Some key points to consider in the management of hyperlipidemia in nephrotic syndrome include:

• Treatment of hyperlipidemia may be considered in patients with the nephrotic syndrome, particularly for patients with other cardiovascular risk factors, including hypertension and diabetes, as suggested by the KDIGO 2021 clinical practice guideline for the management of glomerular diseases 1.
• The presence of dyslipidemia in patients with chronic kidney disease, including those with nephrotic syndrome, is a significant concern due to its association with increased cardiovascular risk, as highlighted in the scientific statement from the American Heart Association 1.
• The management of hyperlipidemia in nephrotic syndrome should take into account the underlying pathophysiology, including the increased hepatic lipoprotein synthesis and decreased catabolism, as well as the presence of other cardiovascular risk factors.

From the Research

Mechanisms of Elevated Cholesterol and Triglycerides

• The nephrotic syndrome is characterized by hyperlipidemia, with elevated levels of total and low-density lipoprotein (LDL) cholesterol, as well as increased triglyceride levels 2, 3, 4, 5.
• The mechanisms underlying these abnormalities are multifactorial, involving both increased rates of lipoprotein synthesis and defective clearance and catabolism of circulating particles 3, 5.
• The increased lipoprotein synthesis occurs in partly undefined mechanisms related to proteinuria, hypoalbuminemia, and possibly, increased availability of mevalonate as a substrate for cholesterol synthesis 5.
• Urinary loss of high-density lipoprotein (HDL) components and other liporegulatory factors may contribute to decreased activity of lipolytic enzymes and result in impaired clearance of cholesterol- and triglyceride-rich lipoproteins of lower densities and altered composition of HDL 5.

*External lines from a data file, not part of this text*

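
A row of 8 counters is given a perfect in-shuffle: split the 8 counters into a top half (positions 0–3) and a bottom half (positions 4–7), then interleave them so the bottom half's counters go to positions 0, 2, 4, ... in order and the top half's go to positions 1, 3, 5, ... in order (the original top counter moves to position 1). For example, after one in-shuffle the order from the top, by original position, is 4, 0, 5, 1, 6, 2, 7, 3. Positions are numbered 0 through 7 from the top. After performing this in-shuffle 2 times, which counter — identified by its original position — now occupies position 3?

Work backwards from position 3, undoing one in-shuffle at a time:
3 ← 1 ← 0
So the counter now at position 3 started at position 0.

0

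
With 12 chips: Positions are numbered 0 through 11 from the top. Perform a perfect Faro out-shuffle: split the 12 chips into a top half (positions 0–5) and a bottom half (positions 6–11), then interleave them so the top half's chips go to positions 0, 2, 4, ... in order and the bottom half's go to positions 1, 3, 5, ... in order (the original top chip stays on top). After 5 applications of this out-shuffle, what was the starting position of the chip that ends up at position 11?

Work backwards from position 11, undoing one out-shuffle at a time:
11 ← 11 ← 11 ← 11 ← 11 ← 11
So the chip now at position 11 started at position 11.

11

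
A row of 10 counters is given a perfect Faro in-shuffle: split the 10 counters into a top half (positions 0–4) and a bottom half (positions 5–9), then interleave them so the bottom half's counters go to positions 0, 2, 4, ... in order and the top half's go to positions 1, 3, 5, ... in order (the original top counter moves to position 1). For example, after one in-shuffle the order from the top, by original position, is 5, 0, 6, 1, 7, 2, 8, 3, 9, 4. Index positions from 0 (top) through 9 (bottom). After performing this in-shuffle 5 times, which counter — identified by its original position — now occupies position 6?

3

Work backwards from position 6, undoing one in-shuffle at a time:
6 ← 8 ← 9 ← 4 ← 7 ← 3
So the counter now at position 6 started at position 3.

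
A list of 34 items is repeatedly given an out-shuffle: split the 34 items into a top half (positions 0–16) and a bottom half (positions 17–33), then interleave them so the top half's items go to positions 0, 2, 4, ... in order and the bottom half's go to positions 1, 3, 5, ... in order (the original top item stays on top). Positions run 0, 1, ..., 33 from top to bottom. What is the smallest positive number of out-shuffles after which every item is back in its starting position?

10

The out-shuffle permutes the 34 positions with cycle lengths [1, 1, 2, 10, 10, 10].
Every item is home exactly when every cycle has completed a whole number of laps, i.e. after lcm(1, 2, 10) = 10 out-shuffles.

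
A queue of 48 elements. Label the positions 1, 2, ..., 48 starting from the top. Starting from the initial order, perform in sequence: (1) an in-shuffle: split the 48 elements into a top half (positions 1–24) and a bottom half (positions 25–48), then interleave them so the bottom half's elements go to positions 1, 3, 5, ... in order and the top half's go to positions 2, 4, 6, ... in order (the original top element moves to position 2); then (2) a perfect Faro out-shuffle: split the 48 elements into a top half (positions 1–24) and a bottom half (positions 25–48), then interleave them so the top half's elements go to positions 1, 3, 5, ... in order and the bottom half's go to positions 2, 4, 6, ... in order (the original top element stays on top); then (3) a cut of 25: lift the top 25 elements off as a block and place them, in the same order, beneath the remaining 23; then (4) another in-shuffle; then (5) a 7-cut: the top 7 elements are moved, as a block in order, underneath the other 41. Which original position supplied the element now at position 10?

Undo the operations in reverse order, starting from position 10:
  undo op 5 (cut 7): 10 ← 17
  undo op 4 (in-shuffle, from bottom half): 17 ← 33
  undo op 3 (cut 25): 33 ← 10
  undo op 2 (out-shuffle, from bottom half): 10 ← 29
  undo op 1 (in-shuffle, from bottom half): 29 ← 39
So the element at position 10 came from original position 39.

39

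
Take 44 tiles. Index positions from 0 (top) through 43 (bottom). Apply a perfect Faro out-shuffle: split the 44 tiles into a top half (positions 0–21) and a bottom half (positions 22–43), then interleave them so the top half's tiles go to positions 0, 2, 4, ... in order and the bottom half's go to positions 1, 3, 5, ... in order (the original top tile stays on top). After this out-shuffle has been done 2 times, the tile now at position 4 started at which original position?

Work backwards from position 4, undoing one out-shuffle at a time:
4 ← 2 ← 1
So the tile now at position 4 started at position 1.

1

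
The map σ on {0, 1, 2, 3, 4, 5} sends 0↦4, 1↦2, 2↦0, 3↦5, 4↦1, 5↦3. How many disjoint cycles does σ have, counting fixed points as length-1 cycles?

Cycle decomposition: (0 4 1 2) (3 5).
2 cycles.

2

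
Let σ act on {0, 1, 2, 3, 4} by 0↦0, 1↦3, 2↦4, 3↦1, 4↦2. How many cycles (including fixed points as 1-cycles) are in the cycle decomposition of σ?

Cycle decomposition: (0) (1 3) (2 4).
3 cycles.

3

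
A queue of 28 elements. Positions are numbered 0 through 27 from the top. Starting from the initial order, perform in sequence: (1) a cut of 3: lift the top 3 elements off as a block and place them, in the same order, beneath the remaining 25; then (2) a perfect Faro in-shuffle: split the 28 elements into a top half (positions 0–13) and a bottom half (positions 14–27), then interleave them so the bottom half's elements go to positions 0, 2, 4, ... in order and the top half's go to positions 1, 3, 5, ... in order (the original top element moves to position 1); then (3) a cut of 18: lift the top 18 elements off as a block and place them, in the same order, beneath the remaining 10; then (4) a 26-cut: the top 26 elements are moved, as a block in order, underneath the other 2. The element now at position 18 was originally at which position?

20

Undo the operations in reverse order, starting from position 18:
  undo op 4 (cut 26): 18 ← 16
  undo op 3 (cut 18): 16 ← 6
  undo op 2 (in-shuffle, from bottom half): 6 ← 17
  undo op 1 (cut 3): 17 ← 20
So the element at position 18 came from original position 20.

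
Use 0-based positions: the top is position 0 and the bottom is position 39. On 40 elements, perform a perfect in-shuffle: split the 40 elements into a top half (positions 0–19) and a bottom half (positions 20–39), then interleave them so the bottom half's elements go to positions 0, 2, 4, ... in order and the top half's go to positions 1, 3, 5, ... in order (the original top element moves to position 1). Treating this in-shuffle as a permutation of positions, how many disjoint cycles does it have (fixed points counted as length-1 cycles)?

Trace each unvisited position around until it returns:
(0 1 3 7 15 31 ... len 20) (2 5 11 23 6 13 ... len 20)
2 cycles in total.

2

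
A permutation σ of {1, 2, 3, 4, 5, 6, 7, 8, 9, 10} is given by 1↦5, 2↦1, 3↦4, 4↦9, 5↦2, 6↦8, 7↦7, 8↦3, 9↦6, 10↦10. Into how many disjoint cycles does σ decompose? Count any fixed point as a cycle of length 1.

Cycle decomposition: (1 5 2) (3 4 9 6 8) (7) (10).
4 cycles.

4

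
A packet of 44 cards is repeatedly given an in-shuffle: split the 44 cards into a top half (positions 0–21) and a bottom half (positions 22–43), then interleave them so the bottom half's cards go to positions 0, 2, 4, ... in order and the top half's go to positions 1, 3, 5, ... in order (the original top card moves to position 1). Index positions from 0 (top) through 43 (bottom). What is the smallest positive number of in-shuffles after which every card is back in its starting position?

The in-shuffle permutes the 44 positions with cycle lengths [2, 4, 4, 4, 6, 12, 12].
Every card is home exactly when every cycle has completed a whole number of laps, i.e. after lcm(2, 4, 6, 12) = 12 in-shuffles.

12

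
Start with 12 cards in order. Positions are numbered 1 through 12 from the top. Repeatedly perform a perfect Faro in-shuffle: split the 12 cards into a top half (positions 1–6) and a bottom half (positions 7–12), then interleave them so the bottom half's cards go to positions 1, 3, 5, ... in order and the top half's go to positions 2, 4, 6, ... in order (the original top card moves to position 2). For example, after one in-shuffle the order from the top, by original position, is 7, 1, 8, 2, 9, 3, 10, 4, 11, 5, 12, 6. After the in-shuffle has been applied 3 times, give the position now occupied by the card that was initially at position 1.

Track the card's position through each in-shuffle:
1 → 2 → 4 → 8

8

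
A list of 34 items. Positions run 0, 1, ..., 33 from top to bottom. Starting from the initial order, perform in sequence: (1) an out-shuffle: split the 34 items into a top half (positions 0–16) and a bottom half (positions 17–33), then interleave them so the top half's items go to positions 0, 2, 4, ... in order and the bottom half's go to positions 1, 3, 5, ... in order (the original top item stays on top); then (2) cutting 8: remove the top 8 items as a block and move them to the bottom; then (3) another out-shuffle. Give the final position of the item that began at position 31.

Track the item from position 31 forward through each operation:
  after op 1 (out-shuffle): 31 → 29
  after op 2 (cut 8): 29 → 21
  after op 3 (out-shuffle): 21 → 9

9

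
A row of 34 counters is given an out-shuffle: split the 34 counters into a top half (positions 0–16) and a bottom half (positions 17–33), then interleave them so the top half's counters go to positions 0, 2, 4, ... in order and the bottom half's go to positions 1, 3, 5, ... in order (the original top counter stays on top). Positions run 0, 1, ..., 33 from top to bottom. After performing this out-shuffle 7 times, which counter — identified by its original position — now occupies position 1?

Work backwards from position 1, undoing one out-shuffle at a time:
1 ← 17 ← 25 ← 29 ← 31 ← 32 ← 16 ← 8
So the counter now at position 1 started at position 8.

8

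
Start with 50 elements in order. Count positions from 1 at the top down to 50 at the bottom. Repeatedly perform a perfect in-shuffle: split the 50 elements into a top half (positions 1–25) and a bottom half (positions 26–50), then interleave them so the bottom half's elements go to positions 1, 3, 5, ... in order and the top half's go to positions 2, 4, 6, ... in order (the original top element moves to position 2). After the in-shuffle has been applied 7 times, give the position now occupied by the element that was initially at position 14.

7

Track the element's position through each in-shuffle:
14 → 28 → 5 → 10 → 20 → 40 → 29 → 7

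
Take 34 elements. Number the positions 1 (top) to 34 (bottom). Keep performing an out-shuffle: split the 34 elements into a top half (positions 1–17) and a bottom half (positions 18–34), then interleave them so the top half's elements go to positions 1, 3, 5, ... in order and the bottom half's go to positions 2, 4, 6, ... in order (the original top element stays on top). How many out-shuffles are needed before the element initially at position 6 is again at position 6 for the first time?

10

Follow position 6 under repeated out-shuffles:
6 → 11 → 21 → 8 → 15 → 29 → 24 → 14 → 27 → 20 → 6
It first returns after 10 out-shuffles.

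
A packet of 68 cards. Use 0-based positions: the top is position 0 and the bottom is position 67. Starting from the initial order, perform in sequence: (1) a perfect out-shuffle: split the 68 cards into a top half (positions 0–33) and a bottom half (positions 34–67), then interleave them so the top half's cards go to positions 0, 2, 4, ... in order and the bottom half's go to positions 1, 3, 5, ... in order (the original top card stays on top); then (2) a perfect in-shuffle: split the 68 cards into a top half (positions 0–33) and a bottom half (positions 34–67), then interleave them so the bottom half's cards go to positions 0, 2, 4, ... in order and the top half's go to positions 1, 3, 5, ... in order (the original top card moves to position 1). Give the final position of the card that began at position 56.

Track the card from position 56 forward through each operation:
  after op 1 (out-shuffle): 56 → 45
  after op 2 (in-shuffle): 45 → 22

22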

Consequences of Hyperlipidemia

• Hyperlipidemia in the nephrotic syndrome may lead to an increased risk of cardiovascular disease, as well as progression of renal failure 2, 3, 6.
• The elevated cholesterol levels noted in the nephrotic syndrome are caused primarily by enhanced hepatic synthesis, with lesser contributions by decreased clearance and altered enzyme activities 4.
• Hypertriglyceridemia and hypercholesterolemia in the nephrotic syndrome may depend on a reduction in triglyceride-rich lipoproteins catabolism and on an increase in hepatic synthesis of Apo B-containing lipoproteins 6.

Treatment and Management

• Effective therapy of hyperlipidemia, particularly elevated cholesterol levels, is needed as a protection against the complications of the nephrotic syndrome 2.
• Lipid-lowering drugs such as bile acid-binding resins, probucol, and HMGCoA reductase inhibitors have been shown to be safe and effective in nephrotic patients 2, 4.
• Statins, which inhibit cholesterol synthesis, may confer tissue protection through lipid-independent mechanisms, and may be useful in the treatment of hyperlipidemia in the nephrotic syndrome 6.